Under a microscope, nanoscale objects and tools can appear close enough for a researcher to touch. When the researcher attempts to manipulate such tiny things, however, it can be difficult to gauge how much force to apply without the ordinary sensory feedback that humans experience in the everyday world.
Adding a so-called “haptic” interface to optical tweezers could guide scientists to give the right amount of force to their microscopic manipulations. The biggest challenge involved in designing such an interface is to magnify the incredibly small forces needed for these manipulations—in the piconewton (pN) range—by a factor of 1012 to reach the range of human perception.

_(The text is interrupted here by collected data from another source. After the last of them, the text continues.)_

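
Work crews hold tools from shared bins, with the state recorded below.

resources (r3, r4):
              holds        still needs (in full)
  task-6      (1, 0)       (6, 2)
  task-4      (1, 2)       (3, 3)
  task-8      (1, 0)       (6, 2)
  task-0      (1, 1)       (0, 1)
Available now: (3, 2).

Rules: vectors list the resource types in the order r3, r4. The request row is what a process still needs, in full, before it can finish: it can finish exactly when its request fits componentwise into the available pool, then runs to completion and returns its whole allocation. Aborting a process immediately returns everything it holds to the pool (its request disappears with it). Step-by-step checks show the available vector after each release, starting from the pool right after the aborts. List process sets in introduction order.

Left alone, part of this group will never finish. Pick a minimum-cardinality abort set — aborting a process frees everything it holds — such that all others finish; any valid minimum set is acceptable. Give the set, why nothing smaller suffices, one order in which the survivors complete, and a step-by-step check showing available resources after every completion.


Abort task-6.
Key observation: task-8 could never have finished before the abort; with (1, 0) returned by task-6, it fits at step 3.
No smaller set exists: with zero aborts the deadlock remains.
The survivors complete as task-0, task-4, task-8. Walking it through (starting from the post-abort pool):
  pool = (4, 2)
  task-0: need (0, 1) fits (4, 2); releases (1, 1), pool now (5, 3)
  task-4: need (3, 3) fits (5, 3); releases (1, 2), pool now (6, 5)
  task-8: need (6, 2) fits (6, 5); releases (1, 0), pool now (7, 5)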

Two French researchers recently reviewed the progress toward a practical setup for haptic optical tweezers and proposed improvements for such interfaces (Rev. Sci. Instrum. 84, 081301).
Haptic interfaces, or tactile feedback technologies, already have applications in the macroscale world, from flight simulators to video games. Such systems consist of sensors to detect motion, actuators to create motion and a means of transmitting the sense of motion between the user and objects of interest. According to review authors Cécile Pacoret and Stéphane Régnier of the Université de Pierre et Marie Curie in Paris, a Japanese group first integrated a haptic interface with optical tweezers in 2000, but the microscopic use of haptic technology was limited by the slow frame rates of then-available cameras and other bandwidth-limiting issues.
According to the authors, the deflection of laser beams to move tiny objects has a much faster response time than holding the laser fixed and moving the microscope's platform. Cameras with field-programmable gate arrays (FPGAs) or dynamic vision sensors provide fast data acquisition, although they require greater illumination of the microscope field. Recent experiments have demonstrated holographic optical tweezers incorporating a liquid-crystal spatial light modulator and a fast CMOS camera. Complex image-processing algorithms also improve response and feedback.